Owls are birds of the order Strigiformes, which includes about 200 species of birds mostly solitary and nocturnal of prey typified by a vertical posture, a large head, wide, binocular vision, binaural hearing, sharp claws and feathers adapted to Silent flight. Exceptions include the daytime Northern Hawk-owl and the greary Owl Burrow.
Owls hunt mainly small mammals, insects, and other birds, even though some species specialize in hunting fish. They are found in all regions of the Earth, except polar hubcaps and some remote islands.
The owls are divided into two families: the true (or typical) family owl, Strigidae, and the owl-barn family, Tytonidae.

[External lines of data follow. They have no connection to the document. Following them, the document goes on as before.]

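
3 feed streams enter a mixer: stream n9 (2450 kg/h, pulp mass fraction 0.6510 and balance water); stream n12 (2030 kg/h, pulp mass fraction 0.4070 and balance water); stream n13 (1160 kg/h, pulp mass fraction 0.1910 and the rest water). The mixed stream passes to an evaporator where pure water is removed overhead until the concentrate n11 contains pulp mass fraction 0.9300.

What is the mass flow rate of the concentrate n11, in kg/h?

2842 kg/h

pulp entering = 2450×0.651 + 2030×0.407 + 1160×0.191 = 2642.7 kg/h.
All pulp reports to n11, so n11 = 2642.7/0.930 = 2841.6 kg/h.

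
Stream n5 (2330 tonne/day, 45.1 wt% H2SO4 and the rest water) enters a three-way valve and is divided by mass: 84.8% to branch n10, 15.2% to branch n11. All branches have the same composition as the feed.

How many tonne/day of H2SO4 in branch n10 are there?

Branch n10 total = 0.848×2330 = 1975.8 tonne/day.
H2SO4 in n10 = 0.451×1975.8 = 891.1 tonne/day.

891.1 tonne/day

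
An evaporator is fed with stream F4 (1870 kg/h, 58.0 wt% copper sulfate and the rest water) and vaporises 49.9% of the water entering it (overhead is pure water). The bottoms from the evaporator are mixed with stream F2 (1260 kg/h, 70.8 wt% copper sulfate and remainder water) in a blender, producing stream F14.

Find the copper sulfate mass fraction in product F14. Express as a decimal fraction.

0.722

Vapour removed = 0.499×0.420×1870 = 391.91 kg/h; concentrate = 1478.1 kg/h.
copper sulfate reaching the mixer = 1084.6 (from concentrate) + 1260×0.708 = 1976.7 kg/h.
Product flow = 1478.1 + 1260 = 2738.1 kg/h; copper sulfate fraction = 0.722.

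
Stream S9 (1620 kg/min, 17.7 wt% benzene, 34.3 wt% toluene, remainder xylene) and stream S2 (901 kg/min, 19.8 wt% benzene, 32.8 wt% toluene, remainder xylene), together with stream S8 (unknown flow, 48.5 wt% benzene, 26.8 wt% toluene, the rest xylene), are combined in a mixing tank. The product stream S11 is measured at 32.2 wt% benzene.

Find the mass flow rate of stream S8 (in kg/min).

Let S8 be the unknown flow. Total out = 2521 + S8.
benzene balance: 465.14 + 0.485·S8 = 0.322·(2521 + S8)
(0.485 − 0.322)·S8 = 0.322×2521 − 465.14 = 346.62
S8 = 346.62 / 0.163 = 2126.5 kg/min

2127 kg/min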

The owl’s plumage color plays a key role in its ability to sit and mingle in the environment, making it almost invisible to prey. Owls tend to mimic the coloration and occasionally even the texture patterns of their surroundings, the common owl is an exception. Nyctea Scandiaca, or snowy owl, appears almost whitish in color with some black spots, perfectly mimicking its snowy surroundings. Similarly, the Spotted Owl (Strix ocellata) shows shades of brown, cinnamon and black, which makes the owl almost invisible in the surrounding trees, especially behind. In general, the only sign of the narration of an owl perched is its vocalizations or its colored eyes vividly.